‘Singers get all the pussy’: the triumphant return of Kelly Hogan

The former Southern belle of Cabbagetown reveals the story behind her testimonial tramp stamp

Kelly Hogan’s voice is like the dancing flame of a torch singer nipping at the heels of a honky-tonk angel. Roll that with her undying musical curiosity, skin-off-snake charming personality, a penchant for anything-goes weirdness rooted in her days navigating Cabbagetown’s Redneck Underground scene, and her ability to slip into other writers’ songs as if they’re a eureka(!) thrift-store find, and you can see why she’s been called on by artists like Jon Langford and Will Oldham.

Though her new solo album, I Like to Keep Myself in Pain (available June 5), is her first in more than a decade, Hogan’s been a busy little worker bee since she left Atlanta for Chicago back in the late ’90s — fronting jazz bands, releasing a pair of solo albums for alt-country label Bloodshot (the last in 2001), and recording and touring with a variety of friends’ projects, most notably as a backup singer for Neko Case. But why such a long break from putting out her own records?

“Being a peanut-sized musician,” she says, “it’s never easy to tour. It’s not if you’re gonna lose money, it’s ‘how much money are we gonna lose?’ But if you make a record, you need to tour it, and I just couldn’t afford to. I don’t mind not paying myself, but I couldn’t ask my band to do all that amazing work for nothing. Still, I love touring and playing live; I just had to wait all those years to forget what a stupid idea it is!”

As a self-proclaimed “bossy-ass Capricorn,” Hogan was thrilled to take the reins again for I Like to Keep Myself in Pain, the circumstances of which seem like a well-deserved reward for her years in the indie trenches. With the ample financial and networking support of artist-friendly label Anti-, she was able to line up a dream cast of backing musicians, including soul legends Booker T and James Gadson, the Dap-Kings’ Gabe Roth, and her close friend and collaborator Scott Ligon of NRBQ. At the suggestion of Hogan’s handpicked engineer Ken Sluiter, the impressive crew convened at Los Angeles’ famed East-West Studio in the very same room where the Beach Boys’ Pet Sounds, Frank Sinatra’s “My Way,” and so many other classics were cut.

“Making this record has been the most amazing, baseball-fantasy-camp experience,” Hogan says. “I was definitely the captain, but it was a group effort. We were all making the record together. We became a band for that week — we had to. And we were just serving the songs.”

Having sung with so many incredible writers over the years, when Hogan began preparing for this record she decided it was time to call in a few favors. She sent “love letters” to about 40 different artists asking if they’d write her a song. A testament to the respect and good will she inspires, the tunes poured in — from Stephin Merritt, M. Ward, Andrew Bird, and dozens more. The first, though, came from Hogan’s friend, the late Vic Chesnutt.

“When I heard ‘Ways of This World,’ it was like, ‘How did that guy know my life story?’ Vic has these great flash-bulb images — I could see my grandma’s kitchen, standing behind her while she cooked, the Southeastern Fair, muscle cars in the K-Mart parking lot. I don’t know if it’s because we share Georgia DNA, but that song floored me.”

The album’s title track — which Hogan says she chose because it appealed to her sense of humor — was penned by Robyn Hitchcock. “The subtext of that song is, ‘I like to keep myself in pain because it keeps me alive.’ Tempting as it is to play it safe and stay home on your couch, you gotta hang your orangutan ass out there in the wind and just keep doing it. What the song means to me? I like to keep myself open to failure.”

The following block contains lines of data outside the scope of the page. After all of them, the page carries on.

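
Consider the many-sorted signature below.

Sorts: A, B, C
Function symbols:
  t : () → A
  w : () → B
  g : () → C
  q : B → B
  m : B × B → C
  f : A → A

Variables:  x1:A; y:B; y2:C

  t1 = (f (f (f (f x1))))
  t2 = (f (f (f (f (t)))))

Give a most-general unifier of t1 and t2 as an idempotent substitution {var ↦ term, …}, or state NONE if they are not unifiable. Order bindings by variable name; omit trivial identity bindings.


{x1 ↦ (t)}


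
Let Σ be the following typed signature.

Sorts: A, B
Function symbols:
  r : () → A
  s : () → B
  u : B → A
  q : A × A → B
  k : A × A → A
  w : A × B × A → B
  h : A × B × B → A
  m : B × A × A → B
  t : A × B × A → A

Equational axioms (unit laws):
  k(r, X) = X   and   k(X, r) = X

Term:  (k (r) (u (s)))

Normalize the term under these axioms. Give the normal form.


1. (k (r) (u (s)))  →  (u (s))

normal form = (u (s))


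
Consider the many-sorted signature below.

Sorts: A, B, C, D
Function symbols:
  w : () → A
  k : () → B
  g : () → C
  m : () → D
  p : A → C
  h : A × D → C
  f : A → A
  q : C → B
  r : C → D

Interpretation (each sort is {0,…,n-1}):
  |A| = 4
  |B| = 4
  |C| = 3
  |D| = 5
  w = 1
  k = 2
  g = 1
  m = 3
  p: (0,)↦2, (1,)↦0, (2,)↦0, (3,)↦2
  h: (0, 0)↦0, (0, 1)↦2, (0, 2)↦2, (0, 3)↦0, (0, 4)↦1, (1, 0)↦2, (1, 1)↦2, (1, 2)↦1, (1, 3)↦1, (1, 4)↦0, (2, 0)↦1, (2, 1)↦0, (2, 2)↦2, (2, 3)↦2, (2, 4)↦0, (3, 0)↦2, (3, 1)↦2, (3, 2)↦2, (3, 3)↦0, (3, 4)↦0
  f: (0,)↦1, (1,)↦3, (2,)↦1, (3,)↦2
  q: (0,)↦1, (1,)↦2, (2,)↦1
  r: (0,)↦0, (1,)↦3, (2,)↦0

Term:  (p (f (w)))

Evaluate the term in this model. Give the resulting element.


value = 2

  w = 1
  (f (w)) = f(1,) = 3
  (p (f (w))) = p(3,) = 2


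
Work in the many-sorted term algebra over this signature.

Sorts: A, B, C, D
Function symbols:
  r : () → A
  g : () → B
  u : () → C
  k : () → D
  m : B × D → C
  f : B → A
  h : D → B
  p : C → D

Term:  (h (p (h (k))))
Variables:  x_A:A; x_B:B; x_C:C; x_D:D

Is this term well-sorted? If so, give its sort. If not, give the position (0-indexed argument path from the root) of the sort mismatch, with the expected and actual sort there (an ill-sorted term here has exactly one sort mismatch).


ill-sorted at position [0, 0]: expected C, got B

      (k) : D
    (h (k)) : B
  (p (h (k))) : ✗ arg 0 at [0, 0] has sort B, expected C


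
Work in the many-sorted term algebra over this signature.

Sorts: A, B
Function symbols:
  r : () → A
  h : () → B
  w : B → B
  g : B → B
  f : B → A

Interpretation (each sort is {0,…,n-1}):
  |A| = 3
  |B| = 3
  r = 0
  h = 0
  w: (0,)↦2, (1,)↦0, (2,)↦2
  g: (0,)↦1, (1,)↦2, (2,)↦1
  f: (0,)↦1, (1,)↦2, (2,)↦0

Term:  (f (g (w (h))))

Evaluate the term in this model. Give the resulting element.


value = 2

  h = 0
  (w (h)) = w(0,) = 2
  (g (w (h))) = g(2,) = 1
  (f (g (w (h)))) = f(1,) = 2


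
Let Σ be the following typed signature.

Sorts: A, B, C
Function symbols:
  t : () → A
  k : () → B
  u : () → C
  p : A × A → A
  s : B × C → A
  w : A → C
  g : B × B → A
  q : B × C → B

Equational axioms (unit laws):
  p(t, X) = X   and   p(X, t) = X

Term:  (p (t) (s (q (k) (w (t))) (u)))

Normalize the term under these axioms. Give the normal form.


1. (p (t) (s (q (k) (w (t))) (u)))  →  (s (q (k) (w (t))) (u))

normal form = (s (q (k) (w (t))) (u))


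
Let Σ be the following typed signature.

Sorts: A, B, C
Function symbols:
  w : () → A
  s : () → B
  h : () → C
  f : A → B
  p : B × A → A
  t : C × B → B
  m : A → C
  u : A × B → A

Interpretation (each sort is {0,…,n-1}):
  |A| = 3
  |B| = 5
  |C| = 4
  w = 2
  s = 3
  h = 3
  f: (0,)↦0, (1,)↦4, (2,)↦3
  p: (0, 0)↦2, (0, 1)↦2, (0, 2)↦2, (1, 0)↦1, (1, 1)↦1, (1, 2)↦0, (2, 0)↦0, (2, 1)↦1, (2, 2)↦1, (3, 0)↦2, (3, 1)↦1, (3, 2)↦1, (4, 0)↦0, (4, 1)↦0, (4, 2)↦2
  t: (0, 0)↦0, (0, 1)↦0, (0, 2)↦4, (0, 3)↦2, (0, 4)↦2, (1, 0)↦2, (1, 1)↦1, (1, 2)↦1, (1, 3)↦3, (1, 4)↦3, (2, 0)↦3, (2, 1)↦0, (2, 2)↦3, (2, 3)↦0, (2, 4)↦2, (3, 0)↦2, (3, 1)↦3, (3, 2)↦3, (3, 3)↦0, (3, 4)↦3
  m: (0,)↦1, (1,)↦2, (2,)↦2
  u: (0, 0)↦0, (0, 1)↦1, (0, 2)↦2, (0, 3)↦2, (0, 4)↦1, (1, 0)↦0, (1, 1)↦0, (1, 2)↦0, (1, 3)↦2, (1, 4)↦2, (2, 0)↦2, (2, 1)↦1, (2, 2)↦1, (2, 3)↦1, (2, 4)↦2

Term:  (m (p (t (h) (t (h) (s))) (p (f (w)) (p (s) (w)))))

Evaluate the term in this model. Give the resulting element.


  h = 3
  h = 3
  s = 3
  (t (h) (s)) = t(3, 3) = 0
  (t (h) (t (h) (s))) = t(3, 0) = 2
  w = 2
  (f (w)) = f(2,) = 3
  s = 3
  w = 2
  (p (s) (w)) = p(3, 2) = 1
  (p (f (w)) (p (s) (w))) = p(3, 1) = 1
  (p (t (h) (t (h) (s))) (p (f (w)) (p (s) (w)))) = p(2, 1) = 1
  (m (p (t (h) (t (h) (s))) (p (f (w)) (p (s) (w))))) = m(1,) = 2

value = 2


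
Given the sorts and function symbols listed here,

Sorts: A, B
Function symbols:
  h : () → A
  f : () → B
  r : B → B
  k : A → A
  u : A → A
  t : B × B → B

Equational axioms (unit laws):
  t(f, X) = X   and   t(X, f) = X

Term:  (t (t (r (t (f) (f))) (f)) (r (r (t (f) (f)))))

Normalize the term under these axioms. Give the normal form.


normal form = (t (r (f)) (r (r (f))))

1. (t (t (r (t (f) (f))) (f)) (r (r (t (f) (f)))))  →  (t (r (t (f) (f))) (r (r (t (f) (f)))))
2. (t (r (t (f) (f))) (r (r (t (f) (f)))))  →  (t (r (f)) (r (r (t (f) (f)))))
3. (t (r (f)) (r (r (t (f) (f)))))  →  (t (r (f)) (r (r (f))))


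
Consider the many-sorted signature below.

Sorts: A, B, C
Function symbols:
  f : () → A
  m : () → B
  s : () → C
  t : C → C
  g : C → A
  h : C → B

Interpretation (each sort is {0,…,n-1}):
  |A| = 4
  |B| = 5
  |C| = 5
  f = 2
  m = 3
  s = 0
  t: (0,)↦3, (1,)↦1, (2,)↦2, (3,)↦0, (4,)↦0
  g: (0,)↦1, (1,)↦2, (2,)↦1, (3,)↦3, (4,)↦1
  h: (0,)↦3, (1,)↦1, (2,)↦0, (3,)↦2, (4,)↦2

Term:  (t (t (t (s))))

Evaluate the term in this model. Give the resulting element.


value = 3

  s = 0
  (t (s)) = t(0,) = 3
  (t (t (s))) = t(3,) = 0
  (t (t (t (s)))) = t(0,) = 3


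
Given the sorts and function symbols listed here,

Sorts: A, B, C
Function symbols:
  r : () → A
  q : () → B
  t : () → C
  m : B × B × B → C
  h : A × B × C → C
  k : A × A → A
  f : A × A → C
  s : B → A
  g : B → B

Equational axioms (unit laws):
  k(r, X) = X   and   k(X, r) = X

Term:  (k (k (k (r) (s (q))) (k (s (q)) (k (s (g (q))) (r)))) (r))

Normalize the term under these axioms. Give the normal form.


normal form = (k (s (q)) (k (s (q)) (s (g (q)))))

1. (k (k (k (r) (s (q))) (k (s (q)) (k (s (g (q))) (r)))) (r))  →  (k (k (r) (s (q))) (k (s (q)) (k (s (g (q))) (r))))
2. (k (k (r) (s (q))) (k (s (q)) (k (s (g (q))) (r))))  →  (k (s (q)) (k (s (q)) (k (s (g (q))) (r))))
3. (k (s (q)) (k (s (q)) (k (s (g (q))) (r))))  →  (k (s (q)) (k (s (q)) (s (g (q)))))


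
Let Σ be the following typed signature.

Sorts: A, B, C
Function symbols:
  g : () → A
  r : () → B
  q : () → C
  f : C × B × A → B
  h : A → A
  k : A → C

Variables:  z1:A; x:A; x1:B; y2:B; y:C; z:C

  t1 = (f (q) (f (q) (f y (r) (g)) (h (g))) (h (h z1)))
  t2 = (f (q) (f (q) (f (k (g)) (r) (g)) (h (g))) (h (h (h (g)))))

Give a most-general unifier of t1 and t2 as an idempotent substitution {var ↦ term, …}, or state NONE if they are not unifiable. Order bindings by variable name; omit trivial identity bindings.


{y ↦ (k (g)), z1 ↦ (h (g))}


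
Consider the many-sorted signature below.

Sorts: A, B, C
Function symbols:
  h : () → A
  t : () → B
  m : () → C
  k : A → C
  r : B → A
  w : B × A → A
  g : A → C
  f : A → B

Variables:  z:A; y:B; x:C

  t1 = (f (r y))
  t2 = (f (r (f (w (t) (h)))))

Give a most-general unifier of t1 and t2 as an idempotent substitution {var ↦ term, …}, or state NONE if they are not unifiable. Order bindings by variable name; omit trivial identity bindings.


{y ↦ (f (w (t) (h)))}


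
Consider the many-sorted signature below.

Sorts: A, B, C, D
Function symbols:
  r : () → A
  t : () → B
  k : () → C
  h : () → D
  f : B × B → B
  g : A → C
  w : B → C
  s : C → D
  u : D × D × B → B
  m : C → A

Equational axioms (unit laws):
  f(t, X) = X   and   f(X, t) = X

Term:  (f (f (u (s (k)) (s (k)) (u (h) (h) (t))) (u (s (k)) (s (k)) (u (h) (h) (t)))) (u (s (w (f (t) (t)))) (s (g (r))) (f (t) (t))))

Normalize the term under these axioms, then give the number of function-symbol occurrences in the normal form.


size = 28

1. (f (f (u (s (k)) (s (k)) (u (h) (h) (t))) (u (s (k)) (s (k)) (u (h) (h) (t)))) (u (s (w (f (t) (t)))) (s (g (r))) (f (t) (t))))  →  (f (f (u (s (k)) (s (k)) (u (h) (h) (t))) (u (s (k)) (s (k)) (u (h) (h) (t)))) (u (s (w (t))) (s (g (r))) (f (t) (t))))
2. (f (f (u (s (k)) (s (k)) (u (h) (h) (t))) (u (s (k)) (s (k)) (u (h) (h) (t)))) (u (s (w (t))) (s (g (r))) (f (t) (t))))  →  (f (f (u (s (k)) (s (k)) (u (h) (h) (t))) (u (s (k)) (s (k)) (u (h) (h) (t)))) (u (s (w (t))) (s (g (r))) (t)))
normal form: (f (f (u (s (k)) (s (k)) (u (h) (h) (t))) (u (s (k)) (s (k)) (u (h) (h) (t)))) (u (s (w (t))) (s (g (r))) (t)))


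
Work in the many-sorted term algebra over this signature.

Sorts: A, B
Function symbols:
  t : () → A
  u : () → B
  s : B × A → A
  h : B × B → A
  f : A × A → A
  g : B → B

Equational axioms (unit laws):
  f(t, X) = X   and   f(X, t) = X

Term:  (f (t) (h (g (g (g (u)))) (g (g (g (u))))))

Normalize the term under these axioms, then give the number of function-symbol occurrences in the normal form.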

The thought launches this former member of influential Atlanta bands the Jody Grind and the Rock*A*Teens into a king-hell reminiscence.

“When I moved to Chicago,” Hogan says, “I tried to quit music. I was 31, and I wanted to see if I could do anything else that would satisfy me. I went crazy pretty quickly — I think I lasted eight months before I started playing shows again. And I actually went back to Atlanta for Christmas, and I was walking down the street in Athens with my mom, and I saw my old friend Jim Stacy, who was working at the tattoo parlor, and he said, ‘Hogan, when you gonna get that tattoo you been talkin’ ‘bout for seven years?’ Something in me snapped because I’d just resigned myself to playing music and being poor the rest of my life. So I was like, ‘Well, Jim, what are you doing tomorrow?’ And I came back the next day with Mike Geier from Kingsized, and tattooed above my ass it says, ‘Singers get all the pussy.’ I’ve never told anybody this story, but I want to say it for the Atlanta crowd. And I was leaned over Mike Geier on this barber chair, trying not to make any noise, and Jim was tattooing my behind, and Geier goes, ‘Go head and scream woman, you’re between 13-foot of man!’ I started yelling, and I’ve never looked back. That’s when I knew I was gonna do this for the rest of my life, no matter what the cost!”